[…] la juste indignation est un juste milieu entre l’envie et la malveillance, et ces
états se rapportent à la peine et au plaisir qui surgissent en nous pour tout ce qui
arrive au prochain : l’homme qui s’indigne s’afflige des succès immérités,
l’envieux va au-delà et s’afflige de tous les succès d’autrui, (et tandis que l’homme
qui s’indigne s’afflige des malheurs immérités), le malveillant, bien loin de s’en
affliger, va jusqu’à s’en réjouir.5
Le Stagirite nous indique clairement ici le rapport d’altérité indissociable de
l’indignation dans sa forme la plus juste. Lorsque celui-ci affirme que l’indignation est le
propre de celui qui s’afflige de succès immérités ou de malheurs immérités, Aristote
démontre que l’indignation est le propre du « juste », de celui qui recherche l’équilibre
non pas dans un intérêt égoïste, mais puisqu’il s’agit là de ce qui devrait être, bref de la
justice en soit. Dès lors, l’indignation prend une valeur éthique considérable, en ce sens
qu’elle devient vertu de justice.
Dans la même veine, Krishnamurti établissait une précision entre indignation et
simple colère. Pour le sage indien, « [la] révolte est de deux sortes : il y a la révolte
violente qui n’est qu’une réaction inintelligente contre l’ordre existant, et la profonde
révolte psychologique de l’intelligence. »6 Cette profonde révolte psychologique n’est
autre que la connaissance de soi, et par conséquent de ce qui en soi est digne. Celui-ci
confirme ainsi que, loin d’être réactionnaire, l’indignation tel que souhaité est proactive
puisqu’elle se lève pour ce qui mérite d’être.

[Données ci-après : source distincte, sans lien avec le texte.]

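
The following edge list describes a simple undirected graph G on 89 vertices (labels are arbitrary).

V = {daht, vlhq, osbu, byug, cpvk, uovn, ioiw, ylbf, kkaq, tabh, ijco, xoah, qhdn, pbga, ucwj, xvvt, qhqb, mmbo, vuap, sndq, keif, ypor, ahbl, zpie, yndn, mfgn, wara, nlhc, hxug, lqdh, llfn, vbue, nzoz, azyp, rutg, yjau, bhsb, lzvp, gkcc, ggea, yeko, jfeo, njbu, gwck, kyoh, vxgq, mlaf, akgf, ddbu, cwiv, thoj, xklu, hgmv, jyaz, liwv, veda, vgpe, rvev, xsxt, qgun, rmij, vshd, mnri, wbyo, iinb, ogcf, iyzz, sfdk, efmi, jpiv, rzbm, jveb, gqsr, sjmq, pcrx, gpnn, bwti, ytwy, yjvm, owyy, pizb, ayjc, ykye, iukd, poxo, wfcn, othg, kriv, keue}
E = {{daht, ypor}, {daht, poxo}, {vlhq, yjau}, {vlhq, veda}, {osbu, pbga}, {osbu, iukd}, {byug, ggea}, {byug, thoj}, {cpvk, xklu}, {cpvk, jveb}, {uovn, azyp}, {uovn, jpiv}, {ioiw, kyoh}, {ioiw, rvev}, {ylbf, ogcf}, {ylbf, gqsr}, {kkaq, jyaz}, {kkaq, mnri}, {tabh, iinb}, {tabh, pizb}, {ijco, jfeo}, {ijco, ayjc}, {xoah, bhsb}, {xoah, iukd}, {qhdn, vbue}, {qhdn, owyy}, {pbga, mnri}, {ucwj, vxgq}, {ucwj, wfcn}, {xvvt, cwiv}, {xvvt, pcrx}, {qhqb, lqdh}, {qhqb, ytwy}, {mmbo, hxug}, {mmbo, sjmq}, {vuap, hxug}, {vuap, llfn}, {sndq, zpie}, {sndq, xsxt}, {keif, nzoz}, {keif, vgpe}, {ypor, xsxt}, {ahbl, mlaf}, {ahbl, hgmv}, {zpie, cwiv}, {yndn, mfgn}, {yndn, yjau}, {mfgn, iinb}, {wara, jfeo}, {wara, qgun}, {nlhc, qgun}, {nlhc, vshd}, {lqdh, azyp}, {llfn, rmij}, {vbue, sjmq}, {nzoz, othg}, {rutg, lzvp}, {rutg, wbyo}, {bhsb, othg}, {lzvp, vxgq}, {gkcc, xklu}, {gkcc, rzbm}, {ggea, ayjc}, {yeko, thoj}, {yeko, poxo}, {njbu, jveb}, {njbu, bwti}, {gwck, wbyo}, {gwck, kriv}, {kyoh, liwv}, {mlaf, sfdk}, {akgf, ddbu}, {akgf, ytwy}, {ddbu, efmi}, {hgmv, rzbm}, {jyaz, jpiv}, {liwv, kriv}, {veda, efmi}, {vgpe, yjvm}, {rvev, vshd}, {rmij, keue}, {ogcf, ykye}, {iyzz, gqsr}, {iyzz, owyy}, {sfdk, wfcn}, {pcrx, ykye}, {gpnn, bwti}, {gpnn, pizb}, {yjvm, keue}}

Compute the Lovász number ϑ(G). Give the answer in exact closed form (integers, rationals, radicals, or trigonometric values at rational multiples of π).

89*cos(pi/89)/(cos(pi/89) + 1)

deg(ddbu) = 2; N(ddbu) = {akgf, efmi}.
Vertex wara has 2 neighbors: jfeo, qgun.
Vertex gqsr has 2 neighbors: ylbf, iyzz.
N(keue) = {rmij, yjvm}, |N(keue)| = 2.
89-vertex 2-regular graph: connected 2-regular on 89 ⇒ C_{89}.
The 45 distinct eigenvalues: [2.0, 1.99502, 1.9801, 1.95531, 1.92078, 1.87669, 1.82324, 1.76071, 1.68941, 1.60969, 1.52196, 1.42664, 1.32421, 1.21519, 1.10011, 0.97955, 0.85411, 0.72442, 0.59112, 0.45487, 0.31635, 0.17626, 0.0353, -0.10585, -0.24646, -0.38585, -0.52332, -0.65818, -0.78976, -0.9174, -1.04048, -1.15837, -1.27049, -1.37628, -1.47522, -1.5668, -1.65058, -1.72614, -1.79309, -1.85112, -1.89992, -1.93926, -1.96893, -1.9888, -1.99875].
λ_max=2, λ_min=-2*cos(pi/89); ϑ = −89·λ_min/(λ_max−λ_min) = 89*cos(pi/89)/(cos(pi/89) + 1).
≈ 44.4861 (to 4 d.p.).
Sandwich: α(G)=44 ≤ ϑ(G)=89*cos(pi/89)/(cos(pi/89) + 1) ≤ χ(Ḡ)=45 (both strict).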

Thomas de Koninck abondait dans le même sens et reprenait ces mêmes propos,
poussant la valeur morale de l’indignation encore plus loin : le sentiment de révolte
suscité par l’injustice est le principe moral par excellence puisqu’il précède l’éclosion de
5 Aristote, Éthique à Nicomaque, Livre II, Chapitre 7.
6 Krishnamurti, De l’éducation, Delachaux & Niestlé éditeurs, Neuchatel, 1972, p. 2.